Engingeering Brewer's Yeast to Produce Diesel
Beer? Not quite. Try fermented sugar water that produced diesel instead of alcohol |
A recent hour long BBC documentary called Playing God showcases cutting edge science concerning the production of synthetic organisms that can help produce things in ways that nature cannot. The first example are the 'spider goats' which are normal goats but they were created to be able to produce one extra little protein in their milk, the same protein that is spider silk, that when extracted, can be turned into this spider silk, a thread that is stronger than anything we can produce.
I was surprised when they mentioned the manipulation of Brewer's Yeast. The way the yeast basically works is that you feed yeast a sugary water and it produces CO2 and alcohol. In beer we allow the CO2 to pass through an airlock, and the liquid becomes alcoholic, and we drink the alcoholic beverage in a pint glass.
Under the microscope: Diesel rising to the top of the fermenting sugar water |
The documentary takes us to a synthetic biology lab where scientists have engineered brewer's yeast to produce diesel instead of
alcohol.
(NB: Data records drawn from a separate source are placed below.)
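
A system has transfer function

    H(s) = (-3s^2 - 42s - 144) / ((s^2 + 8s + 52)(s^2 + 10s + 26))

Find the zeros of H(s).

s = -6, -8

Set the numerator to zero: -3s^2 - 42s - 144 = 0, i.e. -3·(s^2 + 14s + 48) = 0.
Factoring: (s + 6)(s + 8) = 0.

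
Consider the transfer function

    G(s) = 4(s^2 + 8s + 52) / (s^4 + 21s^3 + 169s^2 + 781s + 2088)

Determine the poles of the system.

The poles are the roots of the denominator s^4 + 21s^3 + 169s^2 + 781s + 2088 = 0.
Trying s = -9: the polynomial evaluates to 0, so (s + 9) is a factor.
Dividing out leaves s^3 + 12s^2 + 61s + 232 = 0.
This factors further as (s^2 + 4s + 29)(s + 8) = 0.

s = -9, -2 + 5j, -2 - 5j, -8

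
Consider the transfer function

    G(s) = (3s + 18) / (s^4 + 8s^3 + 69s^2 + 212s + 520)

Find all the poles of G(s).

s = -2 + 6j, -2 - 6j, -2 + 3j, -2 - 3j

The poles are the roots of the denominator s^4 + 8s^3 + 69s^2 + 212s + 520 = 0.
No real roots exist; factor into two real quadratics: (s^2 + 4s + 40)(s^2 + 4s + 13) = 0.
Each quadratic gives a conjugate pair via the quadratic formula.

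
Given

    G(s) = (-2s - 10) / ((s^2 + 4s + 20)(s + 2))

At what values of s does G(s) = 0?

s = -5

Set the numerator to zero: -2s - 10 = 0, i.e. -2·(s + 5) = 0.
So s = -5.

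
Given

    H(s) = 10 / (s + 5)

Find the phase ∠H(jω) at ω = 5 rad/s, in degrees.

At s = j5: numerator = 10, denominator = 5 + j5.
∠H = ∠num − ∠den = 0° − (45°) = -45°.

∠H(j5) ≈ -45°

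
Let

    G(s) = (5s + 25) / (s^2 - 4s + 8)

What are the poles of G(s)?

The poles are the roots of the denominator s^2 - 4s + 8 = 0.
Using the quadratic formula: s = (4 ± √(-16))/2 = 2 ± 2j.

s = 2 + 2j, 2 - 2j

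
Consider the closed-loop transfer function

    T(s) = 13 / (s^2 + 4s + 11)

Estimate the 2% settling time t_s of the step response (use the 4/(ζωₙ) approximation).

Comparing s^2 + 4s + 11 to s^2 + 2ζωₙs + ωₙ²: ωₙ = √11 ≈ 3.317 rad/s and ζ = 4/(2·√11) ≈ 0.6030.
ζωₙ = 4/2 = 2, so t_s ≈ 4/(ζωₙ) = 4/2 = 2 s.

t_s ≈ 2 s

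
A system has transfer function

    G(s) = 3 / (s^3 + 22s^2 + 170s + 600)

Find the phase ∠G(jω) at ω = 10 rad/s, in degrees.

At s = j10: numerator = 3, denominator = -1600 + j700.
∠G = ∠num − ∠den = 0° − (156.37°) = -156.4°.

∠G(j10) ≈ -156.4°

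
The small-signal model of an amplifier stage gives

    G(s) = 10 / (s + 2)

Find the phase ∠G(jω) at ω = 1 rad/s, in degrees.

At s = j1: numerator = 10, denominator = 2 + j1.
∠G = ∠num − ∠den = 0° − (26.565°) = -26.57°.

∠G(j1) ≈ -26.57°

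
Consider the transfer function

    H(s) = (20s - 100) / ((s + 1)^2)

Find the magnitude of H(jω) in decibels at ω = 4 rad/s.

|H(j4)|_dB ≈ 17.5 dB

Substitute s = j4: numerator = -100 + j80, denominator = -15 + j8.
|H(j4)| = |-100 + j80| / |-15 + j8| = 128.06 / 17 ≈ 7.533.
In decibels: 20·log₁₀(7.533) ≈ 17.5 dB.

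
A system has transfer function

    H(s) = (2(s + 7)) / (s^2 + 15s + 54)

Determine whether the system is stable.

The denominator s^2 + 15s + 54 factors as (s + 9)(s + 6), giving poles at s = -9, -6.
Since all poles lie strictly in the left half-plane, the system is stable.

stable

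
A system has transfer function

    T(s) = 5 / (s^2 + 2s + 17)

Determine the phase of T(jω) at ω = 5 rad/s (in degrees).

At s = j5: numerator = 5, denominator = -8 + j10.
∠T = ∠num − ∠den = 0° − (128.66°) = -128.7°.

∠T(j5) ≈ -128.7°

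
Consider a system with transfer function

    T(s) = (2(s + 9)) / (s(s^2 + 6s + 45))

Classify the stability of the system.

marginally stable

The poles can be read from the denominator factors: s = 0, -3 + 6j, -3 - 6j.
Since the simple pole(s) at s = 0 lie on the jω-axis with none in the right half-plane, the system is marginally stable.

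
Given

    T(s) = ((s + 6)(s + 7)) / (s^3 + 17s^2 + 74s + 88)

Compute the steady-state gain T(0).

Set s = 0: T(0) = (42) / (88) = 21/44.

T(0) = 21/44 ≈ 0.4773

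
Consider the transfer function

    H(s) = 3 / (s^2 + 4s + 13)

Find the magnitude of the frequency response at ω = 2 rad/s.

Substitute s = j2: numerator = 3, denominator = 9 + j8.
|H(j2)| = |3| / |9 + j8| = 3 / 12.042 ≈ 0.2491.

|H(j2)| ≈ 0.2491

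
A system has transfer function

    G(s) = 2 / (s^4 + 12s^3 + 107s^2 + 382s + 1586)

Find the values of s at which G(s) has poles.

s = -5 ± 6j, -1 ± 5j

The poles are the roots of the denominator s^4 + 12s^3 + 107s^2 + 382s + 1586 = 0.
No real roots exist; factor into two real quadratics: (s^2 + 10s + 61)(s^2 + 2s + 26) = 0.
Each quadratic gives a conjugate pair via the quadratic formula.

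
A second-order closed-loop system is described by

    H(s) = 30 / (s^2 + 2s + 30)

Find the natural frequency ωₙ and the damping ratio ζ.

Compare the denominator to the standard form s^2 + 2ζωₙs + ωₙ².
ωₙ² = 30, so ωₙ = √30 ≈ 5.477 rad/s.
2ζωₙ = 2, so ζ = 2/(2·√30) ≈ 0.1826.

ωₙ ≈ 5.477 rad/s, ζ ≈ 0.1826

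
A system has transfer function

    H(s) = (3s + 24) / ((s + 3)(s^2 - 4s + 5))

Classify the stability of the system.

unstable

The poles can be read from the denominator factors: s = -3, 2 + j, 2 - j.
Since the pole(s) at s = 2 ± j lie in the right half-plane, the system is unstable.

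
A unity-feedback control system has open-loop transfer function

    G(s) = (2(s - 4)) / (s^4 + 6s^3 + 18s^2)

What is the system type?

Type 2

The denominator has 2 factors of s at the origin (free integrators), so this is a Type 2 system.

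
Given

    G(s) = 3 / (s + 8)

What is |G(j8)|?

|G(j8)| ≈ 0.2652

Substitute s = j8: numerator = 3, denominator = 8 + j8.
|G(j8)| = |3| / |8 + j8| = 3 / 11.314 ≈ 0.2652.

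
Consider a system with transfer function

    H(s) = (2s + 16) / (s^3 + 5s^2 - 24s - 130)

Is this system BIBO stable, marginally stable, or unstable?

unstable

The denominator s^3 + 5s^2 - 24s - 130 factors as (s - 5)(s^2 + 10s + 26), giving poles at s = 5, -5 + j, -5 - j.
Since the pole(s) at s = 5 lie in the right half-plane, the system is unstable.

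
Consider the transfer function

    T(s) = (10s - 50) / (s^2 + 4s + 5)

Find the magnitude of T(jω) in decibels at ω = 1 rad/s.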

They are "reprogramming [the] yeast to make and meet the petroleum needs of the world." We get to see the lab, the pilot system, and within about a days timing the yeast has fermented the sugar water and instead of an alcoholic drink, we've got diesel. The diesel rises to the top of the liquid because it's lighter than the water, and then they separate it. Pretty extraordinary technology. An article in The Guardian that "diesel seeps out of every cell. This synthetic biodiesel is already used to power trucks in Brazil. Amyris's ambition is to scale up from pilot plants to industrial-scale production."
The extraction of diesel on the left, and collection of yeast on the right. |
The documentary does brings up a number of concerns, including the large amounts of land it could take to grow sugar to feed the yeast (and many other synthetic organisms). The whole time I was thinking about Brettanomyces, Lacto, and Pedio which have been known to get into beer where it's unwanted, thus making the beer "infected." This Diesel-Brewer's-Yeast would certainly be an unwanted infection if it were to escape the lab and end up in a brewery!
Images are still-shots taken from the BBC Documentary.